Nutritional Information per Portion
Other things you need
- Food Scale
- Dinner Spoon - Ideally a silicone spatula.
- Muffin Tray
- Cupcake Liners
- Ice Cream Spoon
- Oven Mitts
- Cooling Rack - This is optional.
- Preheat the oven to 175 degrees Celsius or 350 degrees Fahrenheit.
- Weigh your ingredients.
- Put the dry ingredients in a bowl and mix them.
- Mix the eggs, milk and vegetable oil in a separate bowl. Slowly add the dry mixture to the liquid mixture while you keep mixing.
- Put the cupcake liners in your tin and use an ice cream spoon to put an equal amount of batter in all your liners.
- Bake your Low-Fat Vanilla Cupcakes for 20 minutes to 25 minutes till the tops are browning.
- Let the Strawberry Vanilla Cupcakes cool down a little and enjoy!
Good to know
- Storing: Make sure to store your cupcakes in an airtight container if you are not eating all of them right away. Keep in mind that cupcakes have a short shelf life and should ideally be eaten on the day you bake them.
- Shelf life: Your cupcakes will stay good for a few days if stored correctly.
- Freezing: If you like, freeze your cupcakes in an airtight container or freezer bag and they will stay good for several weeks. You can thaw them in the microwave but they will taste better if you let them thaw slowly at room temperature.
- Refrigerating: You should not store the batter in your refrigerator and use it later. Most leavening agents (baking powder, baking soda etc.) you are using to make the batter rise, will do their job right after you add them.
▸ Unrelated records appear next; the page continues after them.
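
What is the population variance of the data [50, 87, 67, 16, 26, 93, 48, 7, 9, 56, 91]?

953.6364

Step 1: Compute the mean: (50 + 87 + 67 + 16 + 26 + 93 + 48 + 7 + 9 + 56 + 91) / 11 = 50
Step 2: Compute squared deviations from the mean:
  (50 - 50)^2 = 0
  (87 - 50)^2 = 1369
  (67 - 50)^2 = 289
  (16 - 50)^2 = 1156
  (26 - 50)^2 = 576
  (93 - 50)^2 = 1849
  (48 - 50)^2 = 4
  (7 - 50)^2 = 1849
  (9 - 50)^2 = 1681
  (56 - 50)^2 = 36
  (91 - 50)^2 = 1681
Step 3: Sum of squared deviations = 10490
Step 4: Population variance = 10490 / 11 = 953.6364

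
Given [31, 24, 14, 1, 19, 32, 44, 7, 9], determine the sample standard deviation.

13.8964

Step 1: Compute the mean: 20.1111
Step 2: Sum of squared deviations from the mean: 1544.8889
Step 3: Sample variance = 1544.8889 / 8 = 193.1111
Step 4: Standard deviation = sqrt(193.1111) = 13.8964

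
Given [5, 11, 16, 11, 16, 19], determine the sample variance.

25.2

Step 1: Compute the mean: (5 + 11 + 16 + 11 + 16 + 19) / 6 = 13
Step 2: Compute squared deviations from the mean:
  (5 - 13)^2 = 64
  (11 - 13)^2 = 4
  (16 - 13)^2 = 9
  (11 - 13)^2 = 4
  (16 - 13)^2 = 9
  (19 - 13)^2 = 36
Step 3: Sum of squared deviations = 126
Step 4: Sample variance = 126 / 5 = 25.2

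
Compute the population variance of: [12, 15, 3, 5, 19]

36.16

Step 1: Compute the mean: (12 + 15 + 3 + 5 + 19) / 5 = 10.8
Step 2: Compute squared deviations from the mean:
  (12 - 10.8)^2 = 1.44
  (15 - 10.8)^2 = 17.64
  (3 - 10.8)^2 = 60.84
  (5 - 10.8)^2 = 33.64
  (19 - 10.8)^2 = 67.24
Step 3: Sum of squared deviations = 180.8
Step 4: Population variance = 180.8 / 5 = 36.16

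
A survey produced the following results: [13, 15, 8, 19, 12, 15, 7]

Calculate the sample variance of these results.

17.5714

Step 1: Compute the mean: (13 + 15 + 8 + 19 + 12 + 15 + 7) / 7 = 12.7143
Step 2: Compute squared deviations from the mean:
  (13 - 12.7143)^2 = 0.0816
  (15 - 12.7143)^2 = 5.2245
  (8 - 12.7143)^2 = 22.2245
  (19 - 12.7143)^2 = 39.5102
  (12 - 12.7143)^2 = 0.5102
  (15 - 12.7143)^2 = 5.2245
  (7 - 12.7143)^2 = 32.6531
Step 3: Sum of squared deviations = 105.4286
Step 4: Sample variance = 105.4286 / 6 = 17.5714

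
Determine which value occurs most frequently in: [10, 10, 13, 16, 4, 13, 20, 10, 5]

10

Step 1: Count the frequency of each value:
  4: appears 1 time(s)
  5: appears 1 time(s)
  10: appears 3 time(s)
  13: appears 2 time(s)
  16: appears 1 time(s)
  20: appears 1 time(s)
Step 2: The value 10 appears most frequently (3 times).
Step 3: Mode = 10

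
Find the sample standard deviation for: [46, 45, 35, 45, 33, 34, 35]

5.9722

Step 1: Compute the mean: 39
Step 2: Sum of squared deviations from the mean: 214
Step 3: Sample variance = 214 / 6 = 35.6667
Step 4: Standard deviation = sqrt(35.6667) = 5.9722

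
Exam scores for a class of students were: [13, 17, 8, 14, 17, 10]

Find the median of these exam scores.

13.5

Step 1: Sort the data in ascending order: [8, 10, 13, 14, 17, 17]
Step 2: The number of values is n = 6.
Step 3: Since n is even, the median is the average of positions 3 and 4:
  Median = (13 + 14) / 2 = 13.5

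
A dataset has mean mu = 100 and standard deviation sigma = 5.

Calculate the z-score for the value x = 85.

-3

Step 1: Recall the z-score formula: z = (x - mu) / sigma
Step 2: Substitute values: z = (85 - 100) / 5
Step 3: z = -15 / 5 = -3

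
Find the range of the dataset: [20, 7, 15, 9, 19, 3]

17

Step 1: Identify the maximum value: max = 20
Step 2: Identify the minimum value: min = 3
Step 3: Range = max - min = 20 - 3 = 17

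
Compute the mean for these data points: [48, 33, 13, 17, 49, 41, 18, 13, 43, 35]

31

Step 1: Sum all values: 48 + 33 + 13 + 17 + 49 + 41 + 18 + 13 + 43 + 35 = 310
Step 2: Count the number of values: n = 10
Step 3: Mean = sum / n = 310 / 10 = 31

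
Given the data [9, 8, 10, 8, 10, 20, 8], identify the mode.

8

Step 1: Count the frequency of each value:
  8: appears 3 time(s)
  9: appears 1 time(s)
  10: appears 2 time(s)
  20: appears 1 time(s)
Step 2: The value 8 appears most frequently (3 times).
Step 3: Mode = 8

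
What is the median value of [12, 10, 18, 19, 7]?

12

Step 1: Sort the data in ascending order: [7, 10, 12, 18, 19]
Step 2: The number of values is n = 5.
Step 3: Since n is odd, the median is the middle value at position 3: 12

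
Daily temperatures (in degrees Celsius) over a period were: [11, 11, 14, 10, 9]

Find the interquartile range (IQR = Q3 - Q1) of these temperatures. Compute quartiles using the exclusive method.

3

Step 1: Sort the data: [9, 10, 11, 11, 14]
Step 2: n = 5
Step 3: Using the exclusive quartile method:
  Q1 = 9.5
  Q2 (median) = 11
  Q3 = 12.5
  IQR = Q3 - Q1 = 12.5 - 9.5 = 3
Step 4: IQR = 3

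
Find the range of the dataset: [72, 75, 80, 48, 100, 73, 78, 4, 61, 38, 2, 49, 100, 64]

98

Step 1: Identify the maximum value: max = 100
Step 2: Identify the minimum value: min = 2
Step 3: Range = max - min = 100 - 2 = 98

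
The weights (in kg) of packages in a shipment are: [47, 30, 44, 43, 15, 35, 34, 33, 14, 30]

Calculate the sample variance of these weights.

124.7222

Step 1: Compute the mean: (47 + 30 + 44 + 43 + 15 + 35 + 34 + 33 + 14 + 30) / 10 = 32.5
Step 2: Compute squared deviations from the mean:
  (47 - 32.5)^2 = 210.25
  (30 - 32.5)^2 = 6.25
  (44 - 32.5)^2 = 132.25
  (43 - 32.5)^2 = 110.25
  (15 - 32.5)^2 = 306.25
  (35 - 32.5)^2 = 6.25
  (34 - 32.5)^2 = 2.25
  (33 - 32.5)^2 = 0.25
  (14 - 32.5)^2 = 342.25
  (30 - 32.5)^2 = 6.25
Step 3: Sum of squared deviations = 1122.5
Step 4: Sample variance = 1122.5 / 9 = 124.7222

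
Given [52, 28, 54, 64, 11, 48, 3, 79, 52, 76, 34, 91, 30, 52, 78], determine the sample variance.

648.5524

Step 1: Compute the mean: (52 + 28 + 54 + 64 + 11 + 48 + 3 + 79 + 52 + 76 + 34 + 91 + 30 + 52 + 78) / 15 = 50.1333
Step 2: Compute squared deviations from the mean:
  (52 - 50.1333)^2 = 3.4844
  (28 - 50.1333)^2 = 489.8844
  (54 - 50.1333)^2 = 14.9511
  (64 - 50.1333)^2 = 192.2844
  (11 - 50.1333)^2 = 1531.4178
  (48 - 50.1333)^2 = 4.5511
  (3 - 50.1333)^2 = 2221.5511
  (79 - 50.1333)^2 = 833.2844
  (52 - 50.1333)^2 = 3.4844
  (76 - 50.1333)^2 = 669.0844
  (34 - 50.1333)^2 = 260.2844
  (91 - 50.1333)^2 = 1670.0844
  (30 - 50.1333)^2 = 405.3511
  (52 - 50.1333)^2 = 3.4844
  (78 - 50.1333)^2 = 776.5511
Step 3: Sum of squared deviations = 9079.7333
Step 4: Sample variance = 9079.7333 / 14 = 648.5524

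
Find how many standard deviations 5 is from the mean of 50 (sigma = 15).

-3

Step 1: Recall the z-score formula: z = (x - mu) / sigma
Step 2: Substitute values: z = (5 - 50) / 15
Step 3: z = -45 / 15 = -3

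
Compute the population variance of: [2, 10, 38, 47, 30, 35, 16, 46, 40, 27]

211.49

Step 1: Compute the mean: (2 + 10 + 38 + 47 + 30 + 35 + 16 + 46 + 40 + 27) / 10 = 29.1
Step 2: Compute squared deviations from the mean:
  (2 - 29.1)^2 = 734.41
  (10 - 29.1)^2 = 364.81
  (38 - 29.1)^2 = 79.21
  (47 - 29.1)^2 = 320.41
  (30 - 29.1)^2 = 0.81
  (35 - 29.1)^2 = 34.81
  (16 - 29.1)^2 = 171.61
  (46 - 29.1)^2 = 285.61
  (40 - 29.1)^2 = 118.81
  (27 - 29.1)^2 = 4.41
Step 3: Sum of squared deviations = 2114.9
Step 4: Population variance = 2114.9 / 10 = 211.49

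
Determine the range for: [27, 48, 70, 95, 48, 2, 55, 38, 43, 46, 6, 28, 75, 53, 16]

93

Step 1: Identify the maximum value: max = 95
Step 2: Identify the minimum value: min = 2
Step 3: Range = max - min = 95 - 2 = 93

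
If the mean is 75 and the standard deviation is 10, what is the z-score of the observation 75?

0

Step 1: Recall the z-score formula: z = (x - mu) / sigma
Step 2: Substitute values: z = (75 - 75) / 10
Step 3: z = 0 / 10 = 0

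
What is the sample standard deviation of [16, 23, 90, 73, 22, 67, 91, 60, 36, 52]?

27.8448

Step 1: Compute the mean: 53
Step 2: Sum of squared deviations from the mean: 6978
Step 3: Sample variance = 6978 / 9 = 775.3333
Step 4: Standard deviation = sqrt(775.3333) = 27.8448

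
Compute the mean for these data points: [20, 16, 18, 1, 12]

13.4

Step 1: Sum all values: 20 + 16 + 18 + 1 + 12 = 67
Step 2: Count the number of values: n = 5
Step 3: Mean = sum / n = 67 / 5 = 13.4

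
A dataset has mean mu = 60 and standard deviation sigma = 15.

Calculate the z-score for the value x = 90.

2

Step 1: Recall the z-score formula: z = (x - mu) / sigma
Step 2: Substitute values: z = (90 - 60) / 15
Step 3: z = 30 / 15 = 2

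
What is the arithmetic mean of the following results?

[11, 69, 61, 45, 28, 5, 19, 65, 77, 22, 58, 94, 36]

45.3846

Step 1: Sum all values: 11 + 69 + 61 + 45 + 28 + 5 + 19 + 65 + 77 + 22 + 58 + 94 + 36 = 590
Step 2: Count the number of values: n = 13
Step 3: Mean = sum / n = 590 / 13 = 45.3846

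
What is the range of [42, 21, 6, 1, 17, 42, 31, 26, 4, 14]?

41

Step 1: Identify the maximum value: max = 42
Step 2: Identify the minimum value: min = 1
Step 3: Range = max - min = 42 - 1 = 41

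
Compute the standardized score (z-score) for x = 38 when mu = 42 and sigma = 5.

-0.8

Step 1: Recall the z-score formula: z = (x - mu) / sigma
Step 2: Substitute values: z = (38 - 42) / 5
Step 3: z = -4 / 5 = -0.8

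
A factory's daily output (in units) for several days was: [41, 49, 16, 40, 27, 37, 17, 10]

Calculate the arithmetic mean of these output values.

29.625

Step 1: Sum all values: 41 + 49 + 16 + 40 + 27 + 37 + 17 + 10 = 237
Step 2: Count the number of values: n = 8
Step 3: Mean = sum / n = 237 / 8 = 29.625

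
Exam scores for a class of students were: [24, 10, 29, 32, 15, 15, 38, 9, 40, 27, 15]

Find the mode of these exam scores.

15

Step 1: Count the frequency of each value:
  9: appears 1 time(s)
  10: appears 1 time(s)
  15: appears 3 time(s)
  24: appears 1 time(s)
  27: appears 1 time(s)
  29: appears 1 time(s)
  32: appears 1 time(s)
  38: appears 1 time(s)
  40: appears 1 time(s)
Step 2: The value 15 appears most frequently (3 times).
Step 3: Mode = 15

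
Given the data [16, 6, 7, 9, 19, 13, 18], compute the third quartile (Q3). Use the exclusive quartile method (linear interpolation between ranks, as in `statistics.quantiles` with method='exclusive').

18

Step 1: Sort the data: [6, 7, 9, 13, 16, 18, 19]
Step 2: n = 7
Step 3: Using the exclusive quartile method:
  Q1 = 7
  Q2 (median) = 13
  Q3 = 18
  IQR = Q3 - Q1 = 18 - 7 = 11
Step 4: Q3 = 18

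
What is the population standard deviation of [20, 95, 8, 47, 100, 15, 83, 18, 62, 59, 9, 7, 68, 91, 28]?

33.34

Step 1: Compute the mean: 47.3333
Step 2: Sum of squared deviations from the mean: 16673.3333
Step 3: Population variance = 16673.3333 / 15 = 1111.5556
Step 4: Standard deviation = sqrt(1111.5556) = 33.34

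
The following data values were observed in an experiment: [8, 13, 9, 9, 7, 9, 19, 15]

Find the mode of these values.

9

Step 1: Count the frequency of each value:
  7: appears 1 time(s)
  8: appears 1 time(s)
  9: appears 3 time(s)
  13: appears 1 time(s)
  15: appears 1 time(s)
  19: appears 1 time(s)
Step 2: The value 9 appears most frequently (3 times).
Step 3: Mode = 9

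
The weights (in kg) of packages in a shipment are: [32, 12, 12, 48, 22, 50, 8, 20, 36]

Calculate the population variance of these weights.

217.7778

Step 1: Compute the mean: (32 + 12 + 12 + 48 + 22 + 50 + 8 + 20 + 36) / 9 = 26.6667
Step 2: Compute squared deviations from the mean:
  (32 - 26.6667)^2 = 28.4444
  (12 - 26.6667)^2 = 215.1111
  (12 - 26.6667)^2 = 215.1111
  (48 - 26.6667)^2 = 455.1111
  (22 - 26.6667)^2 = 21.7778
  (50 - 26.6667)^2 = 544.4444
  (8 - 26.6667)^2 = 348.4444
  (20 - 26.6667)^2 = 44.4444
  (36 - 26.6667)^2 = 87.1111
Step 3: Sum of squared deviations = 1960
Step 4: Population variance = 1960 / 9 = 217.7778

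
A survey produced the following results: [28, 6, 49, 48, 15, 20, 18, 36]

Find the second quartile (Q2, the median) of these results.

24

Step 1: Sort the data: [6, 15, 18, 20, 28, 36, 48, 49]
Step 2: n = 8
Step 3: Q2 is the median. Since n is even, it is the average of the values at positions 4 and 5:
  Q2 = (20 + 28) / 2 = 24
Step 4: Q2 = 24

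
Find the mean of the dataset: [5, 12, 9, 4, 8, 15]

8.8333

Step 1: Sum all values: 5 + 12 + 9 + 4 + 8 + 15 = 53
Step 2: Count the number of values: n = 6
Step 3: Mean = sum / n = 53 / 6 = 8.8333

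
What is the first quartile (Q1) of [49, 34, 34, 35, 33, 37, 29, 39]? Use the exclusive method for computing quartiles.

33.25

Step 1: Sort the data: [29, 33, 34, 34, 35, 37, 39, 49]
Step 2: n = 8
Step 3: Using the exclusive quartile method:
  Q1 = 33.25
  Q2 (median) = 34.5
  Q3 = 38.5
  IQR = Q3 - Q1 = 38.5 - 33.25 = 5.25
Step 4: Q1 = 33.25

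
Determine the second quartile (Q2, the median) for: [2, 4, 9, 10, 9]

9

Step 1: Sort the data: [2, 4, 9, 9, 10]
Step 2: n = 5
Step 3: Q2 is the median. Since n is odd, it is the middle value at position 3: 9
Step 4: Q2 = 9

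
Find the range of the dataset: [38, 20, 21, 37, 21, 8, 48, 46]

40

Step 1: Identify the maximum value: max = 48
Step 2: Identify the minimum value: min = 8
Step 3: Range = max - min = 48 - 8 = 40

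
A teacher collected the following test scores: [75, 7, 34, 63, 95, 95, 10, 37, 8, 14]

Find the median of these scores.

35.5

Step 1: Sort the data in ascending order: [7, 8, 10, 14, 34, 37, 63, 75, 95, 95]
Step 2: The number of values is n = 10.
Step 3: Since n is even, the median is the average of positions 5 and 6:
  Median = (34 + 37) / 2 = 35.5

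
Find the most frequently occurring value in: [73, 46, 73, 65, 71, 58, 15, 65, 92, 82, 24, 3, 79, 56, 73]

73

Step 1: Count the frequency of each value:
  3: appears 1 time(s)
  15: appears 1 time(s)
  24: appears 1 time(s)
  46: appears 1 time(s)
  56: appears 1 time(s)
  58: appears 1 time(s)
  65: appears 2 time(s)
  71: appears 1 time(s)
  73: appears 3 time(s)
  79: appears 1 time(s)
  82: appears 1 time(s)
  92: appears 1 time(s)
Step 2: The value 73 appears most frequently (3 times).
Step 3: Mode = 73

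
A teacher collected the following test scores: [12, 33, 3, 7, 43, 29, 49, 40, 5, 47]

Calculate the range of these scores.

46

Step 1: Identify the maximum value: max = 49
Step 2: Identify the minimum value: min = 3
Step 3: Range = max - min = 49 - 3 = 46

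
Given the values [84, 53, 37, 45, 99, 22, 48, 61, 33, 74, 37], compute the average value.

53.9091

Step 1: Sum all values: 84 + 53 + 37 + 45 + 99 + 22 + 48 + 61 + 33 + 74 + 37 = 593
Step 2: Count the number of values: n = 11
Step 3: Mean = sum / n = 593 / 11 = 53.9091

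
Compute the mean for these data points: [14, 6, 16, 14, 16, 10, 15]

13

Step 1: Sum all values: 14 + 6 + 16 + 14 + 16 + 10 + 15 = 91
Step 2: Count the number of values: n = 7
Step 3: Mean = sum / n = 91 / 7 = 13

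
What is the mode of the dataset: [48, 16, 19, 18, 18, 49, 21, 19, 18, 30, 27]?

18

Step 1: Count the frequency of each value:
  16: appears 1 time(s)
  18: appears 3 time(s)
  19: appears 2 time(s)
  21: appears 1 time(s)
  27: appears 1 time(s)
  30: appears 1 time(s)
  48: appears 1 time(s)
  49: appears 1 time(s)
Step 2: The value 18 appears most frequently (3 times).
Step 3: Mode = 18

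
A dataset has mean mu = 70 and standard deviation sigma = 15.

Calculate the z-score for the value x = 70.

0

Step 1: Recall the z-score formula: z = (x - mu) / sigma
Step 2: Substitute values: z = (70 - 70) / 15
Step 3: z = 0 / 15 = 0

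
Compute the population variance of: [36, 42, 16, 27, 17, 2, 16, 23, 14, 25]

119.16

Step 1: Compute the mean: (36 + 42 + 16 + 27 + 17 + 2 + 16 + 23 + 14 + 25) / 10 = 21.8
Step 2: Compute squared deviations from the mean:
  (36 - 21.8)^2 = 201.64
  (42 - 21.8)^2 = 408.04
  (16 - 21.8)^2 = 33.64
  (27 - 21.8)^2 = 27.04
  (17 - 21.8)^2 = 23.04
  (2 - 21.8)^2 = 392.04
  (16 - 21.8)^2 = 33.64
  (23 - 21.8)^2 = 1.44
  (14 - 21.8)^2 = 60.84
  (25 - 21.8)^2 = 10.24
Step 3: Sum of squared deviations = 1191.6
Step 4: Population variance = 1191.6 / 10 = 119.16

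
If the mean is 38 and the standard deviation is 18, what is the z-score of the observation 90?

2.8889

Step 1: Recall the z-score formula: z = (x - mu) / sigma
Step 2: Substitute values: z = (90 - 38) / 18
Step 3: z = 52 / 18 = 2.8889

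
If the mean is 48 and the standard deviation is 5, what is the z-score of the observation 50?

0.4

Step 1: Recall the z-score formula: z = (x - mu) / sigma
Step 2: Substitute values: z = (50 - 48) / 5
Step 3: z = 2 / 5 = 0.4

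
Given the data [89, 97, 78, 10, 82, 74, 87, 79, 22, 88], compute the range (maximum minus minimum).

87

Step 1: Identify the maximum value: max = 97
Step 2: Identify the minimum value: min = 10
Step 3: Range = max - min = 97 - 10 = 87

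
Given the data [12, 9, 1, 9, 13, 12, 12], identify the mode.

12

Step 1: Count the frequency of each value:
  1: appears 1 time(s)
  9: appears 2 time(s)
  12: appears 3 time(s)
  13: appears 1 time(s)
Step 2: The value 12 appears most frequently (3 times).
Step 3: Mode = 12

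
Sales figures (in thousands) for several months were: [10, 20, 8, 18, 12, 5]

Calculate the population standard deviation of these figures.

5.3046

Step 1: Compute the mean: 12.1667
Step 2: Sum of squared deviations from the mean: 168.8333
Step 3: Population variance = 168.8333 / 6 = 28.1389
Step 4: Standard deviation = sqrt(28.1389) = 5.3046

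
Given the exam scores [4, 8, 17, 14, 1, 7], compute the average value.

8.5

Step 1: Sum all values: 4 + 8 + 17 + 14 + 1 + 7 = 51
Step 2: Count the number of values: n = 6
Step 3: Mean = sum / n = 51 / 6 = 8.5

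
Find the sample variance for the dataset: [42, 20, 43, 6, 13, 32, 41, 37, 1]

269.6111

Step 1: Compute the mean: (42 + 20 + 43 + 6 + 13 + 32 + 41 + 37 + 1) / 9 = 26.1111
Step 2: Compute squared deviations from the mean:
  (42 - 26.1111)^2 = 252.4568
  (20 - 26.1111)^2 = 37.3457
  (43 - 26.1111)^2 = 285.2346
  (6 - 26.1111)^2 = 404.4568
  (13 - 26.1111)^2 = 171.9012
  (32 - 26.1111)^2 = 34.679
  (41 - 26.1111)^2 = 221.679
  (37 - 26.1111)^2 = 118.5679
  (1 - 26.1111)^2 = 630.5679
Step 3: Sum of squared deviations = 2156.8889
Step 4: Sample variance = 2156.8889 / 8 = 269.6111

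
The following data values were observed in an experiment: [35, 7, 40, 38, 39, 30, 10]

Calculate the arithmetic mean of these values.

28.4286

Step 1: Sum all values: 35 + 7 + 40 + 38 + 39 + 30 + 10 = 199
Step 2: Count the number of values: n = 7
Step 3: Mean = sum / n = 199 / 7 = 28.4286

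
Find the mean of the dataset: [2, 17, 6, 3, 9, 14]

8.5

Step 1: Sum all values: 2 + 17 + 6 + 3 + 9 + 14 = 51
Step 2: Count the number of values: n = 6
Step 3: Mean = sum / n = 51 / 6 = 8.5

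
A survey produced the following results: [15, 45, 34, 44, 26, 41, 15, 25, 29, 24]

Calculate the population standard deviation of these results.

10.4192

Step 1: Compute the mean: 29.8
Step 2: Sum of squared deviations from the mean: 1085.6
Step 3: Population variance = 1085.6 / 10 = 108.56
Step 4: Standard deviation = sqrt(108.56) = 10.4192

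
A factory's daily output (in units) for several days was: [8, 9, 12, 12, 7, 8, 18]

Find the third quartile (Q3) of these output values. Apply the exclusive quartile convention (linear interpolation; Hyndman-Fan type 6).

12

Step 1: Sort the data: [7, 8, 8, 9, 12, 12, 18]
Step 2: n = 7
Step 3: Using the exclusive quartile method:
  Q1 = 8
  Q2 (median) = 9
  Q3 = 12
  IQR = Q3 - Q1 = 12 - 8 = 4
Step 4: Q3 = 12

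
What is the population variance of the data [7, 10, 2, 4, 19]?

35.44

Step 1: Compute the mean: (7 + 10 + 2 + 4 + 19) / 5 = 8.4
Step 2: Compute squared deviations from the mean:
  (7 - 8.4)^2 = 1.96
  (10 - 8.4)^2 = 2.56
  (2 - 8.4)^2 = 40.96
  (4 - 8.4)^2 = 19.36
  (19 - 8.4)^2 = 112.36
Step 3: Sum of squared deviations = 177.2
Step 4: Population variance = 177.2 / 5 = 35.44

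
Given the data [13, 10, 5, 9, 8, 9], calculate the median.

9

Step 1: Sort the data in ascending order: [5, 8, 9, 9, 10, 13]
Step 2: The number of values is n = 6.
Step 3: Since n is even, the median is the average of positions 3 and 4:
  Median = (9 + 9) / 2 = 9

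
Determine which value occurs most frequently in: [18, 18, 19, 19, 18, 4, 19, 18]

18

Step 1: Count the frequency of each value:
  4: appears 1 time(s)
  18: appears 4 time(s)
  19: appears 3 time(s)
Step 2: The value 18 appears most frequently (4 times).
Step 3: Mode = 18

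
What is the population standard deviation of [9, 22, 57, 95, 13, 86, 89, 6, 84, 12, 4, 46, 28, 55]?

33.0269

Step 1: Compute the mean: 43.2857
Step 2: Sum of squared deviations from the mean: 15270.8571
Step 3: Population variance = 15270.8571 / 14 = 1090.7755
Step 4: Standard deviation = sqrt(1090.7755) = 33.0269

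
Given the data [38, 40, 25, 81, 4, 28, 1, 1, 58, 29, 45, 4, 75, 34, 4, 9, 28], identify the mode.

4

Step 1: Count the frequency of each value:
  1: appears 2 time(s)
  4: appears 3 time(s)
  9: appears 1 time(s)
  25: appears 1 time(s)
  28: appears 2 time(s)
  29: appears 1 time(s)
  34: appears 1 time(s)
  38: appears 1 time(s)
  40: appears 1 time(s)
  45: appears 1 time(s)
  58: appears 1 time(s)
  75: appears 1 time(s)
  81: appears 1 time(s)
Step 2: The value 4 appears most frequently (3 times).
Step 3: Mode = 4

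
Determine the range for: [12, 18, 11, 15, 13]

7

Step 1: Identify the maximum value: max = 18
Step 2: Identify the minimum value: min = 11
Step 3: Range = max - min = 18 - 11 = 7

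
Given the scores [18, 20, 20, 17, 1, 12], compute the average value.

14.6667

Step 1: Sum all values: 18 + 20 + 20 + 17 + 1 + 12 = 88
Step 2: Count the number of values: n = 6
Step 3: Mean = sum / n = 88 / 6 = 14.6667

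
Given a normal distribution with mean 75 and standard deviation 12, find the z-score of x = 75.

0

Step 1: Recall the z-score formula: z = (x - mu) / sigma
Step 2: Substitute values: z = (75 - 75) / 12
Step 3: z = 0 / 12 = 0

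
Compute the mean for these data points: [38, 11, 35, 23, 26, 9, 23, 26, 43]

26

Step 1: Sum all values: 38 + 11 + 35 + 23 + 26 + 9 + 23 + 26 + 43 = 234
Step 2: Count the number of values: n = 9
Step 3: Mean = sum / n = 234 / 9 = 26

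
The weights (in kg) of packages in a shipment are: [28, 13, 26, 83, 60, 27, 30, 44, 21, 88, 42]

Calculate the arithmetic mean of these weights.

42

Step 1: Sum all values: 28 + 13 + 26 + 83 + 60 + 27 + 30 + 44 + 21 + 88 + 42 = 462
Step 2: Count the number of values: n = 11
Step 3: Mean = sum / n = 462 / 11 = 42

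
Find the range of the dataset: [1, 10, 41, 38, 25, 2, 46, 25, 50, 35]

49

Step 1: Identify the maximum value: max = 50
Step 2: Identify the minimum value: min = 1
Step 3: Range = max - min = 50 - 1 = 49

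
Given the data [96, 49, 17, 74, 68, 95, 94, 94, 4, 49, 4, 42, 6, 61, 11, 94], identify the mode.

94

Step 1: Count the frequency of each value:
  4: appears 2 time(s)
  6: appears 1 time(s)
  11: appears 1 time(s)
  17: appears 1 time(s)
  42: appears 1 time(s)
  49: appears 2 time(s)
  61: appears 1 time(s)
  68: appears 1 time(s)
  74: appears 1 time(s)
  94: appears 3 time(s)
  95: appears 1 time(s)
  96: appears 1 time(s)
Step 2: The value 94 appears most frequently (3 times).
Step 3: Mode = 94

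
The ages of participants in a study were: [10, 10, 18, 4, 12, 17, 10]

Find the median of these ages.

10

Step 1: Sort the data in ascending order: [4, 10, 10, 10, 12, 17, 18]
Step 2: The number of values is n = 7.
Step 3: Since n is odd, the median is the middle value at position 4: 10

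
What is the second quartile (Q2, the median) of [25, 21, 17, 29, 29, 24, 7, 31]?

24.5

Step 1: Sort the data: [7, 17, 21, 24, 25, 29, 29, 31]
Step 2: n = 8
Step 3: Q2 is the median. Since n is even, it is the average of the values at positions 4 and 5:
  Q2 = (24 + 25) / 2 = 24.5
Step 4: Q2 = 24.5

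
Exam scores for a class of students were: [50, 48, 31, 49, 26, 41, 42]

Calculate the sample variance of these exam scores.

86.6667

Step 1: Compute the mean: (50 + 48 + 31 + 49 + 26 + 41 + 42) / 7 = 41
Step 2: Compute squared deviations from the mean:
  (50 - 41)^2 = 81
  (48 - 41)^2 = 49
  (31 - 41)^2 = 100
  (49 - 41)^2 = 64
  (26 - 41)^2 = 225
  (41 - 41)^2 = 0
  (42 - 41)^2 = 1
Step 3: Sum of squared deviations = 520
Step 4: Sample variance = 520 / 6 = 86.6667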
That means that your batter will start to rise while in the refrigerator instead of in the oven and you will end up with flat cupcakes.
- Adding dry ingredients: If you have the patience, it pays off to sieve the dry ingredients while you are adding them. It will ensure you do not end up with lumps in your batter.
- Adding flour: To make sure you don’t over-mix or damage the structure of the batter when adding the flour, you can use a whisk to mix it in bit by bit.
- Using Eggs: Make sure your eggs are still good before you use them. How? [Check out my article!]
- Baking time: Depending on what kind of muffin tray you use, the baking time will vary. If you use a baking tin that is meant to make large cupcakes or muffins, your cupcakes or muffins need to stay in the oven for a longer period of time than when you use a baking tin for small cupcakes or muffins.
- Organic: To make this recipe organic, only use organic ingredients.
- Lactose-free: Use almonds milk instead of regular milk.
- Wondering what the difference is between a cupcake and a muffin? [ Check out my article!]
Know What You Eat
Both when buying food or when making your own, it is important to inform yourself about the nutritional value. Have a look at the nutrition label, learn about your serving size and what nutrients this product will bring to the table.
If you want to compare different products and their values, it is easier to look at a label where the values are given per 100 grams. This way you get a better understanding of the categories certain products belong to when it comes to nutritional values. Is this a product with a high sugar content? Does it contain a lot of fibre? How does this product measure up if I am looking to stick to a low-sodium diet?
Keep in mind that if you are looking to eat healthily, you should not just avoid eating fat and/or sugar. We need both in our daily diet. Make sure however to be aware of where you get your lipids and sugars from. As a rule of thumb, you could say; variation is very important in your diet and in general, the closer your food is to come straight from the source, the better.
If you want to read more about healthy food choices, check out my article [Healthy Food Choices]. Truthful Food also has a continuously growing article category solely focusing on specific ingredients and nutrients for everyone who wants to take a closer look at what you can find in your food.
*All given nutritional information is an indication. Due to differences in how ingredients are produced, where they are purchased and how the recipe is prepared, nutritional values may vary.